While in the region we also went and visited the Det and Khon Islands, further south. We were able to do a day trip from our island. We rented bikes from Khon Island and cycled around both of them. The main backpacker area of Det Island is much like what Vang Vieng was 8 years ago. Lots of places to eat, drink and be merry. The places to stay were all cramped together in this area and most did not look too desirable. As you got further away from the epicenter of the backpacker area, accommodation was spaced further apart and appeared to be nicer. We had lunch on Det Island at a place that was right on the river. Khon Island also had a lot of accommodation but it did seem a bit more ‘upscale’ than the island directly beside it. We cycled out to Li Pi falls on Khon, which are a set of waterfalls in the Mekong.
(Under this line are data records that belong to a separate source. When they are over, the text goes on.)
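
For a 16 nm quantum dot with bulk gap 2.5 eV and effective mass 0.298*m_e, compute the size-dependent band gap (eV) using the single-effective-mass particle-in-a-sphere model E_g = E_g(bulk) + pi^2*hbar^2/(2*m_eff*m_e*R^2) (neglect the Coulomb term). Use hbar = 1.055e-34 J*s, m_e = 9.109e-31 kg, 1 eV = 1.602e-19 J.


Radius R = 16/2 nm = 8e-09 m
Confinement energy dE = pi^2 * hbar^2 / (2 * m_eff * m_e * R^2)
dE = pi^2 * (1.055e-34)^2 / (2 * 0.298 * 9.109e-31 * (8e-09)^2) J, divided by 1.602e-19 J/eV
dE = 0.0197 eV
Total band gap = E_g(bulk) + dE = 2.5 + 0.0197 = 2.5197 eV

2.5197


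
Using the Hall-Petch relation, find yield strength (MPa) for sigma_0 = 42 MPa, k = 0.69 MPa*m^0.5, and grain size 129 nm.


d = 129 nm = 1.29e-07 m
sqrt(d) = 0.0003591657
Hall-Petch contribution = k / sqrt(d) = 0.69 / 0.0003591657 = 1921.1 MPa
sigma = sigma_0 + k/sqrt(d) = 42 + 1921.1 = 1963.1 MPa

1963.1


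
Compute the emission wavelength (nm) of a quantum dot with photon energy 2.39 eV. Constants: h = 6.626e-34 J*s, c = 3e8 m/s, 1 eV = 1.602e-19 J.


Convert energy: E = 2.39 eV = 2.39 * 1.602e-19 = 3.82878e-19 J
lambda = h*c / E = 6.626e-34 * 3e8 / 3.82878e-19
lambda = 5.19173e-07 m = 519.2 nm

519.2


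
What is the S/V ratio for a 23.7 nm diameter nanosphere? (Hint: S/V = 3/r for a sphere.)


Radius r = 23.7/2 = 11.85 nm
S/V = 3 / r = 3 / 11.85
S/V = 0.2532 nm^-1

0.2532


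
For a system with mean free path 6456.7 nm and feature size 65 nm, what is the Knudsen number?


Knudsen number Kn = lambda / L
Kn = 6456.7 / 65
Kn = 99.3338

99.3338


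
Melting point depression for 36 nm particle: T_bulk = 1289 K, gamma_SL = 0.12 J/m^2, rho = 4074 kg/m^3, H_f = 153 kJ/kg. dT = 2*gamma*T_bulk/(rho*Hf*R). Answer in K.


Radius R = 36/2 = 18 nm = 1.8e-08 m
Convert H_f = 153 kJ/kg = 153000 J/kg
dT = 2 * gamma_SL * T_bulk / (rho * H_f * R)
dT = 2 * 0.12 * 1289 / (4074 * 153000 * 1.8e-08)
dT = 27.6 K

27.6


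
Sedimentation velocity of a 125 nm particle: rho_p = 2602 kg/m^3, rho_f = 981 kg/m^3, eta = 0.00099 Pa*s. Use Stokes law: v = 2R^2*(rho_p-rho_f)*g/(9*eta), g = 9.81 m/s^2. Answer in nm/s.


Radius R = 125/2 nm = 6.25e-08 m
Density difference = 2602 - 981 = 1621 kg/m^3
v = 2 * R^2 * (rho_p - rho_f) * g / (9 * eta)
v = 2 * (6.25e-08)^2 * 1621 * 9.81 / (9 * 0.00099)
v = 1.39433e-08 m/s = 13.9433 nm/s

13.9433


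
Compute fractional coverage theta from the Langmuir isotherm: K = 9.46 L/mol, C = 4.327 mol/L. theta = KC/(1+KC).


Langmuir isotherm: theta = K*C / (1 + K*C)
K*C = 9.46 * 4.327 = 40.93342
theta = 40.93342 / (1 + 40.93342) = 40.93342 / 41.93342
theta = 0.9762

0.9762


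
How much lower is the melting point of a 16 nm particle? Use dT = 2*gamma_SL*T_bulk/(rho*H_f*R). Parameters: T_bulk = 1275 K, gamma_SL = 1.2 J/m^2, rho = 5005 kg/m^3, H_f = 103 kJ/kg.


Radius R = 16/2 = 8 nm = 8e-09 m
Convert H_f = 103 kJ/kg = 103000 J/kg
dT = 2 * gamma_SL * T_bulk / (rho * H_f * R)
dT = 2 * 1.2 * 1275 / (5005 * 103000 * 8e-09)
dT = 742.0 K

742.0


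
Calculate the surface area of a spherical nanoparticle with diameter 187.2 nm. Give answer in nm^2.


Radius r = 187.2/2 = 93.6 nm
Surface area SA = 4 * pi * r^2
SA = 4 * pi * (93.6)^2
SA = 110093.47 nm^2

110093.47


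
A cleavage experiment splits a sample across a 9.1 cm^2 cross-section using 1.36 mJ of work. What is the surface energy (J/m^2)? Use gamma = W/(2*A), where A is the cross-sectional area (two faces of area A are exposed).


Convert: A = 9.1 cm^2 = 0.00091 m^2, W = 1.36 mJ = 0.00136 J
Cleaving exposes two faces of area A, so total new surface = 2*A and gamma = W / (2*A)
gamma = 0.00136 / (2 * 0.00091)
gamma = 0.747 J/m^2

0.747


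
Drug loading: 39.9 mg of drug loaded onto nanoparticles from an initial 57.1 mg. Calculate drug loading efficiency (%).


Drug loading efficiency = (drug loaded / drug initial) * 100
DLE = 39.9 / 57.1 * 100
DLE = 0.6988 * 100
DLE = 69.88%

69.88


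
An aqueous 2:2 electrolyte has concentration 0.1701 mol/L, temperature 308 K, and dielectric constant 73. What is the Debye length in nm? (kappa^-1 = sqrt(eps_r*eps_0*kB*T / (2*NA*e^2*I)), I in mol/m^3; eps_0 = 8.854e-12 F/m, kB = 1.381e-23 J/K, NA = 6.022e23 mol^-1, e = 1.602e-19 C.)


Ionic strength I = 0.1701 * 2^2 * 1000 = 680.4 mol/m^3
kappa^-1 = sqrt(73 * 8.854e-12 * 1.381e-23 * 308 / (2 * 6.022e23 * (1.602e-19)^2 * 680.4))
kappa^-1 = 0.362 nm

0.362


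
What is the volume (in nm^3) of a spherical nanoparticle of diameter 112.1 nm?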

There was a great little restaurant there we were we able to order a coffee and orange shake, both of which were quite tasty. After 4 hours of touring around on bikes we were back on the boat and home for dinner.
The rest of our time on Khong was spent exploring it via bicycle one day and a full day of relaxing, which was our reward for the 40 or so kilometers we cycled the day before. The day of cycling was actually quite fun as we really got to see all of the island. Khong island is supposed to be the most representative of Loas village life in the south. Most people that we passed gave us the traditional, Sabaidee, which is hello and waved. We saw lots of children hanging around there homes and workers out in the fields. It is pretty dry right now but some of the rice crops had been planted and looked green, through my colour deficient eyes. Aside from the distance traveled I would say it was a great way to see the island. Maybe next time we will spring for a motor bike.
Tomorrow we are taking a public bus back to Pakse to regroup and plan our next destination. We will either take day tours into the Bolavan Plateau or perhaps stay a few night there – it may depend on how cold it will be at night! The plateau region is where Laos coffee is grown and is known for trekking and waterfalls, however, the later may not be impressive as it is the dry season. Either way we will have more stories to tell in the coming days.
Tonight we are off to a restaurant that had a moose and small Canada flag out front. This may lead to a story all on its own!